Mais qui donc, sauf un nomade, un vagabond, pourrait comprendre cette double jouissance ?
Le cœur encore ému de tout ce qui m’avait prise et que j’ai laissé, je me dis que l’amour est une inquiétude et qu’il faut aimer à quitter, puisque les êtres et les choses n’ont de beauté que passagère.
Contre les barreaux en fer de la fenêtre d’un café maure, devant les pots de basilic, un rassemblement se forme peu à peu.
On y joue du chalumeau et j’entre : cette musique monotone et triste bercera ma rêverie et surtout me dispensera de parler…
MUSICIENS DE L’OUEST
Une salle carrée, peinte en bleu pâle, avec des panneaux roses. A droite, au fond, « l’oudjak »[1] en plâtre enfumé et, sur des rayons de bois, les tasses, les verres et les plateaux.

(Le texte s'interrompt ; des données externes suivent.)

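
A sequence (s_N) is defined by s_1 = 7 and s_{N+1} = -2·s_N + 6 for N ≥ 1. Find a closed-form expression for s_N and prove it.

Computing the first terms: s_1 = 7, s_2 = -8, s_3 = 22. This suggests s_N = 5(-2)^(N - 1) + 2.
Base step (N = 1): the formula gives 7 = 7 = s_1.
For the inductive step, assume it holds for an arbitrary m ≥ 1, so s_m = 5(-2)^(m - 1) + 2.
Then s_{m+1} = -2·s_m + 6 = -2·(5(-2)^(m - 1) + 2) + 6 = 5(-2)^m + 2 = 5(-2)^((m+1) - 1) + 2,
which is the claimed formula at N = m+1.
This completes the induction.

s_N = 5(-2)^(N - 1) + 2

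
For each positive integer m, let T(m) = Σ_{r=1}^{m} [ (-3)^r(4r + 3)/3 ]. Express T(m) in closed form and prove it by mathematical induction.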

Des bancs en bois et de banales tables en fer rouillé encombrent le café. Dans une cage un oiseau captif sommeille.
[1] Oudjak, fourneau des cafetiers maures, en forme de petit portail voûté.
Étrange petit café saharien, que fréquentent les Marocains et les nomades ! L’assistance y est compacte. Parmi les Arabes, en burnous et haïks terreux, quelques spahis et des « mokhazni », cavaliers indigènes.